9) Listen to the locals. Albeit not a stellar activity, this should probably be done in conjunction with Item #1 (Go to a pub). Gib is a melting pot of polyglot Anglophones, many of whom are of East Indian descent, Spaniards and North Africans whose accents and vocabularies have distinctly evolved over the years. It is curious hearing a Moroccan call you love while handing back your change and wishing you ta as you leave the store.

10) See how many times you have to pass through Passport Control - either the Spanish or Gib side - before anyone asks to see your passport, holds it in his/her hands, opens it, and actually does something with it. Like stamp it. So far as the EU is concerned, we never left Spain this weekend. Considering that 20 years ago, British agents gunned down 3 IRA suspects near a gas station on the border, I thought that security might be a little tighter. I was wrong.

Honourable Mention: The airport runway. In order to enter Gib you must cross the airport landing strip that physically divides the border area from the town proper. If a plane is landing, you obviously have to wait. If you are given the green light, you are instructed to proceed as quickly as possible across the runway. This is made especially problematic when the Levanter is blowing. My advice is to never essay this crossing alone when Levanter is in town unless you have a death wish or are mentally feeble. I was compelled to anchor myself to Señor G.G. - and in retrospect I should have taken the extra precaution of stashing large stones in my pockets for additional ballast - who prevented me from blowing across the isthmus ass over kettle. Depending on your IQ level, this too could be perceived as a fun activity.

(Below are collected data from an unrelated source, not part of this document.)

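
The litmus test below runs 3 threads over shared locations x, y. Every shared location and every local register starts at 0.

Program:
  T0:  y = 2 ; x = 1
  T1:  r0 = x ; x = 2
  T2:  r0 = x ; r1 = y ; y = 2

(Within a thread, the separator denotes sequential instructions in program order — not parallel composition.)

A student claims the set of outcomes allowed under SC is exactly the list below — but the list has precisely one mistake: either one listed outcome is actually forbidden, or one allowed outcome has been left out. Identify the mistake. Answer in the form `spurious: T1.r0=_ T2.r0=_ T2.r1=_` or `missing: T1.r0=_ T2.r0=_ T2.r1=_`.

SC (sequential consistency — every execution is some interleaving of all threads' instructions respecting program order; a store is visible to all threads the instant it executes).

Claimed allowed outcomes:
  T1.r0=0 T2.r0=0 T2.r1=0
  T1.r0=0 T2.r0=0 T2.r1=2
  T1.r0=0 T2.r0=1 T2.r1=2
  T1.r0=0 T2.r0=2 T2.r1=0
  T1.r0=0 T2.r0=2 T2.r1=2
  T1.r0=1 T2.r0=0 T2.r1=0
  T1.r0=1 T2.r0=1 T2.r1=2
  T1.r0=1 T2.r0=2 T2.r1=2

outcome vector order: (T1.r0,T2.r0,T2.r1)
under SC → 000, 002, 012, 020, 022, 100, 102, 112, 122
SC∖claimed = {102}

missing: T1.r0=1 T2.r0=0 T2.r1=2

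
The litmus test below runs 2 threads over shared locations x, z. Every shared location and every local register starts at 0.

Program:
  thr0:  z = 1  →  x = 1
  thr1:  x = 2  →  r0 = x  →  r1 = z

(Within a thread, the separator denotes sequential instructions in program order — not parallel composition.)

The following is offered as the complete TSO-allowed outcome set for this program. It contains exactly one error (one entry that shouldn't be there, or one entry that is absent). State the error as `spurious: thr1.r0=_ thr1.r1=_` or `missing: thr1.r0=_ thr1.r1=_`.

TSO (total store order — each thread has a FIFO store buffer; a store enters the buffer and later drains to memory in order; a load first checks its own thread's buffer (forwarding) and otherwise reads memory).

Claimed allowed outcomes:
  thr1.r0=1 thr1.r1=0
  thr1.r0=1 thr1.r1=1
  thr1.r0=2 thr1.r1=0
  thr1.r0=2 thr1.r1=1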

Of course, the truly intrepid traveller will plan his or her trip to Gib in fair weather, when there is no strong easterly wind of the Mediterranean, especially in the Strait of Gibraltar, attended by cloudy, foggy, and sometimes rainy weather especially in winter. Not that I regret visiting the wind-swept Rock this weekend for how else would I have compiled such a stellar list of things to do. Should you not take my advice and go while the east wind is howling, bring along my list. You will thank me. And the broom handle. That broad will drive you nuts.